The CIO is understood to have staged a dramatic boardroom coup in 2002 against the Octadew consortium, which was headed by former Financial Gazette editor-in-chief Francis Mdlongwa.

Octadew comprised Mdlongwa along with Harare-based medical doctors and businessmen Sylvester Saburi and Solomon Mthethwa. The group initially bought the paper from Elias Rusike’s Hamba Investments Holdings.

The agreement of sale was signed on October 1 2002 after both parties had agreed on an evaluation of $200-million by the Financial Gazette‘s financial advisers as the price tag.

Rusike had sold the paper to Octadew on the strict understanding that the new owners would maintain an “editorial policy that is independent of any government, political party, and/or big business”.

The editorial charter was incorporated in the agreement of sale. However, differences later emerged between Octadew and then Commercial Bank of Zimbabwe (now trading as Jewel Bank) chief executive Gideon Gono, who was said to have secured equity by putting the consortium under financial pressure.

Gono had financial leverage because Octadew had borrowed the $200-million from his bank to finance the deal. In 2002, Gono said he did not own the Financial Gazette because he had only been a “financial adviser” in the deal.

The CIO allegedly had no difficulty moving into the Mirror group because it owed the Commercial Bank of Zimbabwe a large sum of money after failing to attract advertisers.

Sources said Gono forced the Financial Gazette to create the position of financial director to accommodate his appointee, Blazio Tafireyi—even though there was a financial manager, Albert Mushonga, already in place.

Tafireyi has since left the paper.
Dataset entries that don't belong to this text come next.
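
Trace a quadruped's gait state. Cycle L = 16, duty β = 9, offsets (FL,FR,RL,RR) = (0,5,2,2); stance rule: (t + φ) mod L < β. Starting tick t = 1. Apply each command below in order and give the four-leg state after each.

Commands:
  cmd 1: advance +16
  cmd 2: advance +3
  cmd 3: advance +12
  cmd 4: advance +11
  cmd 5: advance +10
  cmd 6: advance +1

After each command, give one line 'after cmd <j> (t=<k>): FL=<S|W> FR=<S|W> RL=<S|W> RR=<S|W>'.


after cmd 1 (t=17): FL=S FR=S RL=S RR=S
after cmd 2 (t=20): FL=S FR=W RL=S RR=S
after cmd 3 (t=32): FL=S FR=S RL=S RR=S
after cmd 4 (t=43): FL=W FR=S RL=W RR=W
after cmd 5 (t=53): FL=S FR=W RL=S RR=S
after cmd 6 (t=54): FL=S FR=W RL=S RR=S

start t=1: FL=S FR=S RL=S RR=S
cmd 1: advance +16 → t=17, phase=(1,6,3,3) → FL=S FR=S RL=S RR=S
cmd 2: advance +3 → t=20, phase=(4,9,6,6) → FL=S FR=W RL=S RR=S
cmd 3: advance +12 → t=32, phase=(0,5,2,2) → FL=S FR=S RL=S RR=S
cmd 4: advance +11 → t=43, phase=(11,0,13,13) → FL=W FR=S RL=W RR=W
cmd 5: advance +10 → t=53, phase=(5,10,7,7) → FL=S FR=W RL=S RR=S
cmd 6: advance +1 → t=54, phase=(6,11,8,8) → FL=S FR=W RL=S RR=S


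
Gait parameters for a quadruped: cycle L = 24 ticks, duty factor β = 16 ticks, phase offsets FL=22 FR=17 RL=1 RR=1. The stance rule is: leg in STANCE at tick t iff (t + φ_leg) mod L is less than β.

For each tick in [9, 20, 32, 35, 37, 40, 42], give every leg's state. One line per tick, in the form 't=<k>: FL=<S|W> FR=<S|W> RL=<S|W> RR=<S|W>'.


t=9: phase=(7,2,10,10) vs β=16 → FL=S FR=S RL=S RR=S
t=20: phase=(18,13,21,21) vs β=16 → FL=W FR=S RL=W RR=W
t=32: phase=(6,1,9,9) vs β=16 → FL=S FR=S RL=S RR=S
t=35: phase=(9,4,12,12) vs β=16 → FL=S FR=S RL=S RR=S
t=37: phase=(11,6,14,14) vs β=16 → FL=S FR=S RL=S RR=S
t=40: phase=(14,9,17,17) vs β=16 → FL=S FR=S RL=W RR=W
t=42: phase=(16,11,19,19) vs β=16 → FL=W FR=S RL=W RR=W

t=9: FL=S FR=S RL=S RR=S
t=20: FL=W FR=S RL=W RR=W
t=32: FL=S FR=S RL=S RR=S
t=35: FL=S FR=S RL=S RR=S
t=37: FL=S FR=S RL=S RR=S
t=40: FL=S FR=S RL=W RR=W
t=42: FL=W FR=S RL=W RR=W


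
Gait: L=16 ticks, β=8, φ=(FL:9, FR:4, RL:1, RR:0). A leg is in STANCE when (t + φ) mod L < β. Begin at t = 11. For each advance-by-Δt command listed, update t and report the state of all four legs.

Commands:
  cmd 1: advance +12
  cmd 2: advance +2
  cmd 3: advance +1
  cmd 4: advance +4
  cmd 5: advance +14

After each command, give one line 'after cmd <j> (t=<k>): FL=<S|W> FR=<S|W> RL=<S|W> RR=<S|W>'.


start t=11: FL=S FR=W RL=W RR=W
cmd 1: advance +12 → t=23, phase=(0,11,8,7) → FL=S FR=W RL=W RR=S
cmd 2: advance +2 → t=25, phase=(2,13,10,9) → FL=S FR=W RL=W RR=W
cmd 3: advance +1 → t=26, phase=(3,14,11,10) → FL=S FR=W RL=W RR=W
cmd 4: advance +4 → t=30, phase=(7,2,15,14) → FL=S FR=S RL=W RR=W
cmd 5: advance +14 → t=44, phase=(5,0,13,12) → FL=S FR=S RL=W RR=W

after cmd 1 (t=23): FL=S FR=W RL=W RR=S
after cmd 2 (t=25): FL=S FR=W RL=W RR=W
after cmd 3 (t=26): FL=S FR=W RL=W RR=W
after cmd 4 (t=30): FL=S FR=S RL=W RR=W
after cmd 5 (t=44): FL=S FR=S RL=W RR=W


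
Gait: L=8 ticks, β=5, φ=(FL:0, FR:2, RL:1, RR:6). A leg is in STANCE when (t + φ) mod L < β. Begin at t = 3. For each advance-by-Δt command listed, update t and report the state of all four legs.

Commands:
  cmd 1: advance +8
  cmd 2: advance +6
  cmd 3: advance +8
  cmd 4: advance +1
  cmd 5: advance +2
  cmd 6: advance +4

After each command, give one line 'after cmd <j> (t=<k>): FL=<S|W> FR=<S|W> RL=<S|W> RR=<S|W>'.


start t=3: FL=S FR=W RL=S RR=S
cmd 1: advance +8 → t=11, phase=(3,5,4,1) → FL=S FR=W RL=S RR=S
cmd 2: advance +6 → t=17, phase=(1,3,2,7) → FL=S FR=S RL=S RR=W
cmd 3: advance +8 → t=25, phase=(1,3,2,7) → FL=S FR=S RL=S RR=W
cmd 4: advance +1 → t=26, phase=(2,4,3,0) → FL=S FR=S RL=S RR=S
cmd 5: advance +2 → t=28, phase=(4,6,5,2) → FL=S FR=W RL=W RR=S
cmd 6: advance +4 → t=32, phase=(0,2,1,6) → FL=S FR=S RL=S RR=W

after cmd 1 (t=11): FL=S FR=W RL=S RR=S
after cmd 2 (t=17): FL=S FR=S RL=S RR=W
after cmd 3 (t=25): FL=S FR=S RL=S RR=W
after cmd 4 (t=26): FL=S FR=S RL=S RR=S
after cmd 5 (t=28): FL=S FR=W RL=W RR=S
after cmd 6 (t=32): FL=S FR=S RL=S RR=W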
It is widely thought this was done to ensure the real owners of the paper got to know the financial state of affairs at their new company.

“After Octadew paid Rusike $200-million through Hamba Investments, it became clear something was wrong with the deal,” a source said. “All sorts of problems emerged and it inevitably collapsed after a short period. A boardroom coup had been staged.”
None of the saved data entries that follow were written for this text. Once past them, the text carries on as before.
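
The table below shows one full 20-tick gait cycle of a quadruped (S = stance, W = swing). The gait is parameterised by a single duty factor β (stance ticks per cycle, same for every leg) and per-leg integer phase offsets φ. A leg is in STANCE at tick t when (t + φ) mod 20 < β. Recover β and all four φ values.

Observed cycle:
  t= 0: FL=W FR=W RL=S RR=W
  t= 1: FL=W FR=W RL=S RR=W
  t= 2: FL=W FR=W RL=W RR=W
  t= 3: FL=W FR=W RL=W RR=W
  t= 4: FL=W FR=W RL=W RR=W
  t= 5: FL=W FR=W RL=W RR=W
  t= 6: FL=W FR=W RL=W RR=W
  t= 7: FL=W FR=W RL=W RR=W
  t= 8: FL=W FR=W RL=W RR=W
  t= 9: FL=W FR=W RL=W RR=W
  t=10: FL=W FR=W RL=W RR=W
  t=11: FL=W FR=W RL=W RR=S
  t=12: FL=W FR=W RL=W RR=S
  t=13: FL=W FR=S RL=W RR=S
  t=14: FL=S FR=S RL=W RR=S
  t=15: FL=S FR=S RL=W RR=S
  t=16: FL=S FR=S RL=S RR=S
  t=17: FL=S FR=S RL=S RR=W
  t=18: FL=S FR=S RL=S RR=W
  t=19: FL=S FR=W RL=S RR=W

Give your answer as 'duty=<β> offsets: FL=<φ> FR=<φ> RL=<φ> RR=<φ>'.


duty β = stance ticks per leg = 6
FL: stance ticks = 6; W→S at t=14 → φ=6
FR: stance ticks = 6; W→S at t=13 → φ=7
RL: stance ticks = 6; W→S at t=16 → φ=4
RR: stance ticks = 6; W→S at t=11 → φ=9

duty=6 offsets: FL=6 FR=7 RL=4 RR=9


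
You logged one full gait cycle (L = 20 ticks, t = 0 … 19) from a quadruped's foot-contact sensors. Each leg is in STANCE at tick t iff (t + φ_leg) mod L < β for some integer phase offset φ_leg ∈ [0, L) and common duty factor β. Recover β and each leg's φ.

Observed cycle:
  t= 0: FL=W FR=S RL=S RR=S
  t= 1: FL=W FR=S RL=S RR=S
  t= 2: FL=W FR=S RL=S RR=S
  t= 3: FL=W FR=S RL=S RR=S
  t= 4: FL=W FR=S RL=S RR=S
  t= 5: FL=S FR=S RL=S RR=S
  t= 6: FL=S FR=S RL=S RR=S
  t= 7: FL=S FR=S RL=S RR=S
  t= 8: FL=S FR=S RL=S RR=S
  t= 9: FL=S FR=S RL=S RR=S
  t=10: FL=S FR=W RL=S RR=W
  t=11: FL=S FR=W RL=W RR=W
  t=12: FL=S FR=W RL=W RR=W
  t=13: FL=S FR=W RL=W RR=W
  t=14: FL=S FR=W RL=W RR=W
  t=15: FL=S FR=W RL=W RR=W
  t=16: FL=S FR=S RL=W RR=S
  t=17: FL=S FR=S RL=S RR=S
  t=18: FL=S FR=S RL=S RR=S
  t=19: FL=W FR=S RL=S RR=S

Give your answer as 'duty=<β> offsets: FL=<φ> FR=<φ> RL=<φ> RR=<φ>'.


duty β = stance ticks per leg = 14
FL: stance ticks = 14; W→S at t=5 → φ=15
FR: stance ticks = 14; W→S at t=16 → φ=4
RL: stance ticks = 14; W→S at t=17 → φ=3
RR: stance ticks = 14; W→S at t=16 → φ=4

duty=14 offsets: FL=15 FR=4 RL=3 RR=4


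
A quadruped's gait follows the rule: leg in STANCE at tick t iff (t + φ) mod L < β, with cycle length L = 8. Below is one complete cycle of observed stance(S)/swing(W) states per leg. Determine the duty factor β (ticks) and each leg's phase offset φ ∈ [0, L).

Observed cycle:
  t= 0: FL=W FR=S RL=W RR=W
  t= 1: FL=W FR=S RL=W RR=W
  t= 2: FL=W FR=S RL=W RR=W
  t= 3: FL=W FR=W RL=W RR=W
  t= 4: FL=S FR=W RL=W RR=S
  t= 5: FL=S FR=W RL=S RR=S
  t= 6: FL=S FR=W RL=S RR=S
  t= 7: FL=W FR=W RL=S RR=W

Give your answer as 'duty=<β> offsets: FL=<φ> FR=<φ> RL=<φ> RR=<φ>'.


duty β = stance ticks per leg = 3
FL: stance ticks = 3; W→S at t=4 → φ=4
FR: stance ticks = 3; W→S at t=0 → φ=0
RL: stance ticks = 3; W→S at t=5 → φ=3
RR: stance ticks = 3; W→S at t=4 → φ=4

duty=3 offsets: FL=4 FR=0 RL=3 RR=4


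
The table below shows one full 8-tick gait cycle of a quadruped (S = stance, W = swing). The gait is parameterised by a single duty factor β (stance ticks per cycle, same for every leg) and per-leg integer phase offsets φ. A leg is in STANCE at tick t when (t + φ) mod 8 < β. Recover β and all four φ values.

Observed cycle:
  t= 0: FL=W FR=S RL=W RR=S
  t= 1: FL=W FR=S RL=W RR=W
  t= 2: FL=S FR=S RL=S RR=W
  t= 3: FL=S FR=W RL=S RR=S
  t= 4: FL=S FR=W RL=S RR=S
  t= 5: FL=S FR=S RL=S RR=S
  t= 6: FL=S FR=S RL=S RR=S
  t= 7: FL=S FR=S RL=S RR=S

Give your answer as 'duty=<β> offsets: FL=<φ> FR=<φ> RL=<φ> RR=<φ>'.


duty β = stance ticks per leg = 6
FL: stance ticks = 6; W→S at t=2 → φ=6
FR: stance ticks = 6; W→S at t=5 → φ=3
RL: stance ticks = 6; W→S at t=2 → φ=6
RR: stance ticks = 6; W→S at t=3 → φ=5

duty=6 offsets: FL=6 FR=3 RL=6 RR=5


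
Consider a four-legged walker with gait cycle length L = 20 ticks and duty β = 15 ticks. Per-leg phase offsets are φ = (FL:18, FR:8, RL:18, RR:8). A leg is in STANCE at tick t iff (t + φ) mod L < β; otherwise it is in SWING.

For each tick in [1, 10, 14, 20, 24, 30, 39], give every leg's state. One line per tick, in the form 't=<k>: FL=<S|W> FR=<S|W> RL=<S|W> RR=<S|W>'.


t=1: phase=(19,9,19,9) vs β=15 → FL=W FR=S RL=W RR=S
t=10: phase=(8,18,8,18) vs β=15 → FL=S FR=W RL=S RR=W
t=14: phase=(12,2,12,2) vs β=15 → FL=S FR=S RL=S RR=S
t=20: phase=(18,8,18,8) vs β=15 → FL=W FR=S RL=W RR=S
t=24: phase=(2,12,2,12) vs β=15 → FL=S FR=S RL=S RR=S
t=30: phase=(8,18,8,18) vs β=15 → FL=S FR=W RL=S RR=W
t=39: phase=(17,7,17,7) vs β=15 → FL=W FR=S RL=W RR=S

t=1: FL=W FR=S RL=W RR=S
t=10: FL=S FR=W RL=S RR=W
t=14: FL=S FR=S RL=S RR=S
t=20: FL=W FR=S RL=W RR=S
t=24: FL=S FR=S RL=S RR=S
t=30: FL=S FR=W RL=S RR=W
t=39: FL=W FR=S RL=W RR=S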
In a statement issued on November 6 2002, Octadew said the deal had broken down due to “differences centring on the implementation of the newspapers’ broad vision and operation issues”.

After the deal failed, Octadew’s owners went to South Africa in a last-ditch effort to secure funds from exiled tycoon Strive Masiyiwa, who owns cellphone company Econet. Octadew had failed to find alternative funding in Zimbabwe due to the credit crunch in the market.
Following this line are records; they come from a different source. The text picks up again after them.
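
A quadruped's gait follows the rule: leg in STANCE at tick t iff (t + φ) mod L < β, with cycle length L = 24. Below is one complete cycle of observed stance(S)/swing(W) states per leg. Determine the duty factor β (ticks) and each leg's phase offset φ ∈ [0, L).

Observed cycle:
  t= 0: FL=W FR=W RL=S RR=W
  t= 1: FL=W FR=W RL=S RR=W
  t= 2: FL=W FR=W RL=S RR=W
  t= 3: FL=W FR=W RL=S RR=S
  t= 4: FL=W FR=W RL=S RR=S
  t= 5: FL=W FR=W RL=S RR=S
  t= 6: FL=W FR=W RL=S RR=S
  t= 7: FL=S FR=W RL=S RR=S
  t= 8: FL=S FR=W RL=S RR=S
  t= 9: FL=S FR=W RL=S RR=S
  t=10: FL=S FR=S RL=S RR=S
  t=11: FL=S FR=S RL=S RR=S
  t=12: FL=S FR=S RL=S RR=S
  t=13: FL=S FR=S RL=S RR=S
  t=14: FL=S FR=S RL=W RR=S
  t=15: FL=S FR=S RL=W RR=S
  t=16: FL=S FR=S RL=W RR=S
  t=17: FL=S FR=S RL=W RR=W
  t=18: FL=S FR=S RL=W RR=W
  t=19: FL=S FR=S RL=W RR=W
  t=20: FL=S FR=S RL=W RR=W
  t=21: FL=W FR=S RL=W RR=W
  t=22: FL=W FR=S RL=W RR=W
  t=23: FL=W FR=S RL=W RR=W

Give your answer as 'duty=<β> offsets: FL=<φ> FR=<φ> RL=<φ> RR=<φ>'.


duty=14 offsets: FL=17 FR=14 RL=0 RR=21

duty β = stance ticks per leg = 14
FL: stance ticks = 14; W→S at t=7 → φ=17
FR: stance ticks = 14; W→S at t=10 → φ=14
RL: stance ticks = 14; W→S at t=0 → φ=0
RR: stance ticks = 14; W→S at t=3 → φ=21


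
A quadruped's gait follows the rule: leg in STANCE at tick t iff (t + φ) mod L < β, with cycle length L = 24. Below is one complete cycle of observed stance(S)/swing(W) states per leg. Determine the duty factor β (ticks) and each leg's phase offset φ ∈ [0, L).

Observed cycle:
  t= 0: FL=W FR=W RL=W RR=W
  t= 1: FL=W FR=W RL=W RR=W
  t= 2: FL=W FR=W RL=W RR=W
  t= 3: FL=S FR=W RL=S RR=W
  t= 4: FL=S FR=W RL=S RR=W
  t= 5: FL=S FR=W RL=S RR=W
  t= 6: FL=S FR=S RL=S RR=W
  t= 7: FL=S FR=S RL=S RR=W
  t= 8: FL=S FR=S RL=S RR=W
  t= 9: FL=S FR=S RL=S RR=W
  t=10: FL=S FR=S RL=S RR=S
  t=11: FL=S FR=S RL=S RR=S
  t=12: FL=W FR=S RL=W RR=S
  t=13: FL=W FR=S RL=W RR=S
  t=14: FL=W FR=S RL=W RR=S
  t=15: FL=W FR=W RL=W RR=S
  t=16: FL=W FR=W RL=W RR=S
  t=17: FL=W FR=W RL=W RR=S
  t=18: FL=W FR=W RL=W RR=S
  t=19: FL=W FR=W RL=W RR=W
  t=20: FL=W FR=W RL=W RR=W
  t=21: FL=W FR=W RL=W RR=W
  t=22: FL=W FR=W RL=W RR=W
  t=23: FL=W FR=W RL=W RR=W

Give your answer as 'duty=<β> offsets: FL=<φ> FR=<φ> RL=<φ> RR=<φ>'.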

Masiyiwa refused to help out.

“Masiyiwa asked what was in the deal for him,” a source said. “He was also surprised how Octadew wanted him to fund a closed deal which could not be opened by any amount of capital outlay. He told Octadew he couldn’t give them money because, in any case, he wasn’t a bank.”

When options ran out for Octadew, Rusike—who wanted the paper bought by independent owners—could not find a white knight to salvage the Financial Gazette or sufficient shark repellent to deal with the CIO, which was circling behind the scenes.